Roberts, however, isn’t convinced the wasps will do the trick. He points out that the emerald ash borer is not a serious problem in Asia, and he believes the natural resistance of Chinese ash trees to boring insects — not the presence of the wasps — is what protects those trees.

“The insect and [its] ash species have evolved together over thousands of years,” Roberts says. “Obviously, these predator parasites did not eradicate the insect over there.”

An experiment Roberts conducted supports his skepticism, he says. “We brought some of the Chinese ash trees to Novi at the Michigan State University Extension and planted them there among our native ash trees. While the native ash trees were attacked, the Chinese ash demonstrated they were already resistant or tolerant to this insect, and [they weren’t] killed by the emerald ash borer.”

Roberts is also dubious about introducing a new pest into the environment. “As a scientist, I’m very concerned about introducing new organisms — whatever they are — without extremely careful long-term impact studies,” he says.

Rauscher, however, believes those concerns have been addressed.

“‘Are you introducing something worse than the critter you’re trying to control?’ is a good question,” he says. “That’s not really the case here, and that’s the reason for the selectivity testing — to make sure [the wasps] only attack the critter you’re trying to control.”

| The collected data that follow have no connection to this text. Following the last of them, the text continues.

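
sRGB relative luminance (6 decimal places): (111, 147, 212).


Linearize each channel (sRGB transfer function): c = v/255; c_lin = c/12.92 if c ≤ 0.04045, else ((c+0.055)/1.055)^2.4
  R: 111/255 ≈ 0.435294 > 0.04045 → ((0.435294+0.055)/1.055)^2.4 ≈ 0.158961
  G: 147/255 ≈ 0.576471 > 0.04045 → ((0.576471+0.055)/1.055)^2.4 ≈ 0.291771
  B: 212/255 ≈ 0.831373 > 0.04045 → ((0.831373+0.055)/1.055)^2.4 ≈ 0.658375
R_lin = 0.158961, G_lin = 0.291771, B_lin = 0.658375
L = 0.2126×R + 0.7152×G + 0.0722×B
L = 0.2126×0.158961 + 0.7152×0.291771 + 0.0722×0.658375
L ≈ 0.290004


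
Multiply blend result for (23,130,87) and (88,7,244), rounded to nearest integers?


Multiply: C = A×B/255, rounded to nearest integer
R: 23×88/255 = 2024/255 ≈ 7.937 → 8
G: 130×7/255 = 910/255 ≈ 3.569 → 4
B: 87×244/255 = 21228/255 ≈ 83.247 → 83
= RGB(8, 4, 83)


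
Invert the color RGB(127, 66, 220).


Invert: (255-R, 255-G, 255-B)
R: 255-127 = 128
G: 255-66 = 189
B: 255-220 = 35
= RGB(128, 189, 35)


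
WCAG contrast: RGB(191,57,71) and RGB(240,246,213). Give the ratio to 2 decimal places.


Linearize each sRGB channel c=v/255: c/12.92 if c ≤ 0.04045 else ((c+0.055)/1.055)^2.4
L = 0.2126×R_lin + 0.7152×G_lin + 0.0722×B_lin
Color 1 (191,57,71):
  R=191: 191/255≈0.7490 > 0.04045 → ((0.7490+0.055)/1.055)^2.4 ≈ 0.52100
  G=57: 57/255≈0.2235 > 0.04045 → ((0.2235+0.055)/1.055)^2.4 ≈ 0.04092
  B=71: 71/255≈0.2784 > 0.04045 → ((0.2784+0.055)/1.055)^2.4 ≈ 0.06301
  L1 = 0.2126×0.52100 + 0.7152×0.04092 + 0.0722×0.06301 ≈ 0.14458
Color 2 (240,246,213):
  R=240: 240/255≈0.9412 > 0.04045 → ((0.9412+0.055)/1.055)^2.4 ≈ 0.87137
  G=246: 246/255≈0.9647 > 0.04045 → ((0.9647+0.055)/1.055)^2.4 ≈ 0.92158
  B=213: 213/255≈0.8353 > 0.04045 → ((0.8353+0.055)/1.055)^2.4 ≈ 0.66539
  L2 = 0.2126×0.87137 + 0.7152×0.92158 + 0.0722×0.66539 ≈ 0.89241
Lighter = 0.89241, Darker = 0.14458
Ratio = (L_lighter + 0.05) / (L_darker + 0.05)
Ratio = (0.89241 + 0.05) / (0.14458 + 0.05) = 0.94241 / 0.19458 ≈ 4.8434
Ratio ≈ 4.84:1


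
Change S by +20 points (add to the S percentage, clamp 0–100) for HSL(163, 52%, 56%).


Original S = 52%
Adjustment = +20 percentage points
New S = 52 + (20) = 72
Clamp to [0, 100] → 72
= HSL(163°, 72%, 56%)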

While the state no longer discourages treatment of individual ash trees, it doesn’t suggest treating trees to save them, either.

“We have not promoted a program of trying to save ash,” Rauscher says. “What we have done is simply say to people that there are a couple of products out there that may be effective, and you’re free to use them with the recognition that there’s still a tremendous amount of emerald ash borer out there. If you have a specimen tree or trees that you really need to keep, you can try to treat them.”